Our possessions in and of themselves are not evil.  I know this because of all the physical things that are going to be present in the new heavens and the new earth (Isa. 60-66) and more simply because God created everything and declared it very good (Gen. 1:31).  Possessions only become sinful when we misappropriate them.  I also know that in the new heavens we will work and we be compensated for our work and it will be good (Isa. 65:21-22).  So work is a good thing and payment for said work is also good (Luke 10:7; 2 Thess. 3:10).  What you buy with what you make is another discussion.  I find it interesting that the Bible never lays out a quota for us of what percentage of our income we should give to the needy or to the church or to missions.  What we do know is that Jesus was the most giving person who ever lived and He calls us to follow his example of self sacrifice (Mark 8:34).

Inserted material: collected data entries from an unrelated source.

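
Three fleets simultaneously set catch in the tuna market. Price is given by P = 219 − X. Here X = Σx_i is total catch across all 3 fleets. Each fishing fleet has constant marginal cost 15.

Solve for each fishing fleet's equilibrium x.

51

A representative fishing fleet's profit is π_i = x_i(219 − X) − 15x_i, with X = x_i + Σ_{j≠i} x_j.
First-order condition: 204 − 2x_i − Σ_{j≠i} x_j = 0.
Imposing symmetry (x_j = x for all j) turns Σ_{j≠i} x_j into 2x, so 204 = 4x and x = 51.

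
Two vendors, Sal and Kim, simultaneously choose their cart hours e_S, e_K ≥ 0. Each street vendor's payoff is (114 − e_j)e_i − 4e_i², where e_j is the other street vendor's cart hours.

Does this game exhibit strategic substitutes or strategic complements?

strategic substitutes

Sal's payoff is (114 − e_K)e_S − 4e_S².
∂π/∂e_S = 114 − e_K − 8e_S = 0, so e_S = 14.25 − 0.125e_K.
The best-response slope de_S/de_K = −0.125 < 0: the reaction function is downward-sloping, so the choices are strategic substitutes.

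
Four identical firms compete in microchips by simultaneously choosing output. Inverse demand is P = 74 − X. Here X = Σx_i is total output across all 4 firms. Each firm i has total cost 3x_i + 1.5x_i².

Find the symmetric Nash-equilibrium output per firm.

A representative firm's profit is π_i = x_i(74 − X) − 3x_i − 1.5x_i², with X = x_i + Σ_{j≠i} x_j.
First-order condition: 71 − 5x_i − Σ_{j≠i} x_j = 0.
Imposing symmetry (x_j = x for all j) turns Σ_{j≠i} x_j into 3x, so 71 = 8x and x = 8.875.

8.875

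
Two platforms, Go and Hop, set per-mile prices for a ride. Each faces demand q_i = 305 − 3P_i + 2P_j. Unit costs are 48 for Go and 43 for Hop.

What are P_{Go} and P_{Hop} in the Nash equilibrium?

Go's profit: π = (P_{Go} − 48)(305 − 3P_{Go} + 2P_{Hop}).
∂π/∂P_{Go} = 449 − 6P_{Go} + 2P_{Hop} = 0 ⇒ P_{Go} = 449/6 + (1/3)P_{Hop}.
Similarly P_{Hop} = 217/3 + (1/3)P_{Go}.
Solving the two reaction functions simultaneously: (1 − (1/3)(1/3))P_{Go} = 449/6 + (1/3)·(217/3), so (8/9)P_{Go} = 1781/18 and P_{Go} = 111.3125.
Then P_{Hop} = 217/3 + (1/3)·111.3125 = 109.4375.

111.3125, 109.4375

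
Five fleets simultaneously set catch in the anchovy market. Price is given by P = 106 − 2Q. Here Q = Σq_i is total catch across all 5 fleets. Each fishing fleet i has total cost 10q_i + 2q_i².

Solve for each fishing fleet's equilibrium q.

6

A representative fishing fleet's profit is π_i = q_i(106 − 2Q) − 10q_i − 2q_i², with Q = q_i + Σ_{j≠i} q_j.
First-order condition: 96 − 8q_i − 2Σ_{j≠i} q_j = 0.
With identical fishing fleets, set every q_j = q: then 96 − 8q − 8q = 0, i.e. q = 96/16 = 6.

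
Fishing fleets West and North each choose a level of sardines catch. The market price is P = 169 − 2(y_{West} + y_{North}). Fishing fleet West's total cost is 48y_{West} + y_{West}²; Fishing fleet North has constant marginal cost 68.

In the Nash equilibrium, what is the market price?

104.4

Fishing fleet West's profit: π = y_{West}(169 − 2(y_{West} + y_{North})) − 48y_{West} − y_{West}².
∂π/∂y_{West} = 121 − 6y_{West} − 2y_{North} = 0, so y_{West} = 121/6 − (1/3)y_{North}.
For North: ∂π/∂y_{North} = 101 − 4y_{North} − 2y_{West} = 0 ⇒ y_{North} = 25.25 − 0.5y_{West}.
Substituting the second reaction function into the first: y_{West} = 121/6 − (1/3)(25.25 − 0.5y_{West}), which gives (5/6)y_{West} = 11.75 ⇒ y_{West} = 14.1.
Then y_{North} = 25.25 − 0.5·14.1 = 18.2.
Equilibrium price: P = 169 − 2·32.3 = 104.4.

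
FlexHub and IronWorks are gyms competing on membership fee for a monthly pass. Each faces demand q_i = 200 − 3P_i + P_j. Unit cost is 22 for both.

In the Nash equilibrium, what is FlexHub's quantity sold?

93.6

FlexHub's profit: π = (P_{FlexHub} − 22)(200 − 3P_{FlexHub} + P_{IronWorks}).
∂π/∂P_{FlexHub} = 266 − 6P_{FlexHub} + P_{IronWorks} = 0 ⇒ P_{FlexHub} = 133/3 + (1/6)P_{IronWorks}.
Setting P_{FlexHub} = P_{IronWorks} in the reaction function: P_{FlexHub} = 133/3 + (1/6)P_{FlexHub}, so P_{FlexHub} = (133/3) / (5/6) = 53.2.
q_{FlexHub} = 200 − 3·53.2 + 53.2 = 93.6.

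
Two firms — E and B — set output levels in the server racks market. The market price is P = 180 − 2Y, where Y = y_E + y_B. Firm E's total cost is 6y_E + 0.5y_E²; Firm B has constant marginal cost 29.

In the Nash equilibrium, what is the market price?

79.875

Firm E's profit: π = y_E(180 − 2(y_E + y_B)) − 6y_E − 0.5y_E².
∂π/∂y_E = 174 − 5y_E − 2y_B = 0, so y_E = 34.8 − 0.4y_B.
For B: ∂π/∂y_B = 151 − 4y_B − 2y_E = 0 ⇒ y_B = 37.75 − 0.5y_E.
Substituting the second reaction function into the first: y_E = 34.8 − 0.4(37.75 − 0.5y_E), which gives 0.8y_E = 19.7 ⇒ y_E = 24.625.
Then y_B = 37.75 − 0.5·24.625 = 25.4375.
Equilibrium price: P = 180 − 2·50.0625 = 79.875.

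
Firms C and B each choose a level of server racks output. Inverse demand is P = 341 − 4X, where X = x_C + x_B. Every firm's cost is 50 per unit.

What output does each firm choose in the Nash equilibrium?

Firm C's profit: π = x_C(341 − 4(x_C + x_B)) − 50x_C.
∂π/∂x_C = 291 − 8x_C − 4x_B = 0, so x_C = 36.375 − 0.5x_B.
The game is symmetric, so in equilibrium x_B = x_C: the reaction function gives 1.5x_C = 36.375, hence x_C = 24.25.

24.25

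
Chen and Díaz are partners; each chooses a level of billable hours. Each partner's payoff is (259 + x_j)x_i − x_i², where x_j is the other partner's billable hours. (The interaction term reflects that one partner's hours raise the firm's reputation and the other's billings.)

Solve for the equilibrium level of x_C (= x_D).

Chen's payoff is (259 + x_D)x_C − x_C².
∂π/∂x_C = 259 + x_D − 2x_C = 0, so x_C = 129.5 + 0.5x_D.
Setting x_C = x_D in the reaction function: x_C = 129.5 + 0.5x_C, so x_C = 129.5 / 0.5 = 259.

259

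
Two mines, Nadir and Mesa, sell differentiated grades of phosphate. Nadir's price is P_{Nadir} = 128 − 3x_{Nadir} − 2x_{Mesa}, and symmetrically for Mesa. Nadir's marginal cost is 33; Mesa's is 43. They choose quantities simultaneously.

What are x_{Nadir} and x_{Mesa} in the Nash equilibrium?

Mine Nadir's profit: π = x_{Nadir}(128 − 3x_{Nadir} − 2x_{Mesa}) − 33x_{Nadir}.
∂π/∂x_{Nadir} = 95 − 6x_{Nadir} − 2x_{Mesa} = 0 ⇒ x_{Nadir} = 95/6 − (1/3)x_{Mesa}.
Similarly x_{Mesa} = 85/6 − (1/3)x_{Nadir}.
Solving the two reaction functions simultaneously: (1 − (−1/3)(−1/3))x_{Nadir} = 95/6 − (1/3)·(85/6), so (8/9)x_{Nadir} = 100/9 and x_{Nadir} = 12.5.
Then x_{Mesa} = 85/6 − (1/3)·12.5 = 10.

12.5, 10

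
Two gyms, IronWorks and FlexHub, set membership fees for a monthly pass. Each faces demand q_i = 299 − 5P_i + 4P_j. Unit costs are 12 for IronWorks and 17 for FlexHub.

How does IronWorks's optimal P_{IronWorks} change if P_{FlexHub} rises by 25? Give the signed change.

10

IronWorks's profit: π = (P_{IronWorks} − 12)(299 − 5P_{IronWorks} + 4P_{FlexHub}).
∂π/∂P_{IronWorks} = 359 − 10P_{IronWorks} + 4P_{FlexHub} = 0 ⇒ P_{IronWorks} = 35.9 + 0.4P_{FlexHub}.
The reaction-function slope is 0.4, so a 25-unit rise in P_{FlexHub} moves P_{IronWorks} by 0.4 × 25 = 10. IronWorks's best response rises — the actions are strategic complements.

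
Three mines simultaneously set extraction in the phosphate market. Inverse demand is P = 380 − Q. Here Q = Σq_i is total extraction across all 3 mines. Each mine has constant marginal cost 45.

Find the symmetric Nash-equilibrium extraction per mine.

83.75

A representative mine's profit is π_i = q_i(380 − Q) − 45q_i, with Q = q_i + Σ_{j≠i} q_j.
First-order condition: 335 − 2q_i − Σ_{j≠i} q_j = 0.
Imposing symmetry (q_j = q for all j) turns Σ_{j≠i} q_j into 2q, so 335 = 4q and q = 83.75.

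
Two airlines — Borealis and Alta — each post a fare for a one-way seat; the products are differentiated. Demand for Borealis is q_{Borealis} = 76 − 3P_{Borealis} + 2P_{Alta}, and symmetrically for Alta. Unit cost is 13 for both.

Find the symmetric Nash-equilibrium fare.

Borealis's profit: π = (P_{Borealis} − 13)(76 − 3P_{Borealis} + 2P_{Alta}).
∂π/∂P_{Borealis} = 115 − 6P_{Borealis} + 2P_{Alta} = 0 ⇒ P_{Borealis} = 115/6 + (1/3)P_{Alta}.
By symmetry P_{Alta} = P_{Borealis}; substituting into the reaction function, (2/3)P_{Borealis} = 115/6 and P_{Borealis} = 28.75.

28.75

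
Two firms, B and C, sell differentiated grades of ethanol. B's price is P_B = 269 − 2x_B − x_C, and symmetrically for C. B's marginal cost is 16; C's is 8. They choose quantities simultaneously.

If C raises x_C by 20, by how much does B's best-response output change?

-5

Firm B's profit: π = x_B(269 − 2x_B − x_C) − 16x_B.
∂π/∂x_B = 253 − 4x_B − x_C = 0 ⇒ x_B = 63.25 − 0.25x_C.
The reaction-function slope is −0.25, so a 20-unit rise in x_C moves x_B by −0.25 × 20 = −5. B's best response falls — the actions are strategic substitutes.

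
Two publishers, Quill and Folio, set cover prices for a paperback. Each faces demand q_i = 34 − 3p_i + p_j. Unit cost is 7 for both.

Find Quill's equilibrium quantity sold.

12

Quill's profit: π = (p_{Quill} − 7)(34 − 3p_{Quill} + p_{Folio}).
∂π/∂p_{Quill} = 55 − 6p_{Quill} + p_{Folio} = 0 ⇒ p_{Quill} = 55/6 + (1/6)p_{Folio}.
By symmetry p_{Folio} = p_{Quill}; substituting into the reaction function, (5/6)p_{Quill} = 55/6 and p_{Quill} = 11.
q_{Quill} = 34 − 3·11 + 11 = 12.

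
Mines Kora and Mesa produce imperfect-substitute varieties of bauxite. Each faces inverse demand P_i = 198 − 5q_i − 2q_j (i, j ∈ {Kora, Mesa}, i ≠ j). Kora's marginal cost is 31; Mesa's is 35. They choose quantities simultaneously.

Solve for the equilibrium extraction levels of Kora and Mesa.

14, 13.5

Mine Kora's profit: π = q_{Kora}(198 − 5q_{Kora} − 2q_{Mesa}) − 31q_{Kora}.
∂π/∂q_{Kora} = 167 − 10q_{Kora} − 2q_{Mesa} = 0 ⇒ q_{Kora} = 16.7 − 0.2q_{Mesa}.
Similarly q_{Mesa} = 16.3 − 0.2q_{Kora}.
Plugging q_{Mesa} into Kora's best response: q_{Kora} = 16.7 − 0.2(16.3 − 0.2q_{Kora}) ⇒ 0.96q_{Kora} = 13.44, so q_{Kora} = 14.
Then q_{Mesa} = 16.3 − 0.2·14 = 13.5.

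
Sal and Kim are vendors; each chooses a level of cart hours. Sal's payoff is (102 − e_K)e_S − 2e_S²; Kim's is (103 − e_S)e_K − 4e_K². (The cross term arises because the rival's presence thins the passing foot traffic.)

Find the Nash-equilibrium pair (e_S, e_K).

Expanding Sal's payoff: 102e_S − e_Ke_S − 2e_S².
∂π/∂e_S = 102 − e_K − 4e_S = 0, so e_S = 25.5 − 0.25e_K.
Likewise for Kim: e_K = 12.875 − 0.125e_S.
Plugging e_K into Sal's best response: e_S = 25.5 − 0.25(12.875 − 0.125e_S) ⇒ (31/32)e_S = 713/32, so e_S = 23.
Then e_K = 12.875 − 0.125·23 = 10.

23, 10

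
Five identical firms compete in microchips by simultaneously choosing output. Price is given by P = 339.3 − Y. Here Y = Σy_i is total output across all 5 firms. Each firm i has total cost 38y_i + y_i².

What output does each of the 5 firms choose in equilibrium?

A representative firm's profit is π_i = y_i(339.3 − Y) − 38y_i − y_i², with Y = y_i + Σ_{j≠i} y_j.
First-order condition: 301.3 − 4y_i − Σ_{j≠i} y_j = 0.
With identical firms, set every y_j = y: then 301.3 − 4y − 4y = 0, i.e. y = 301.3/8 = 37.6625.

37.6625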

I think in the new heavens we will have many of the possessions we have now, only we will keep them in their proper place—as undeserved gifts from our gracious heavenly father.  We won’t fight over them and we won’t covet because we will already possess the greatest gift imaginable—an intimate relationship with the God who made us (Isa. 65:24).  So in the meantime how should we feel about our stuff?  I can’t delineate what is appropriate for you, but I for one recognize that the Lord has already given me “money bags that do not grow old” and I pray God would make me more joyfully willing to part with them for His glory and the good of those created in His image.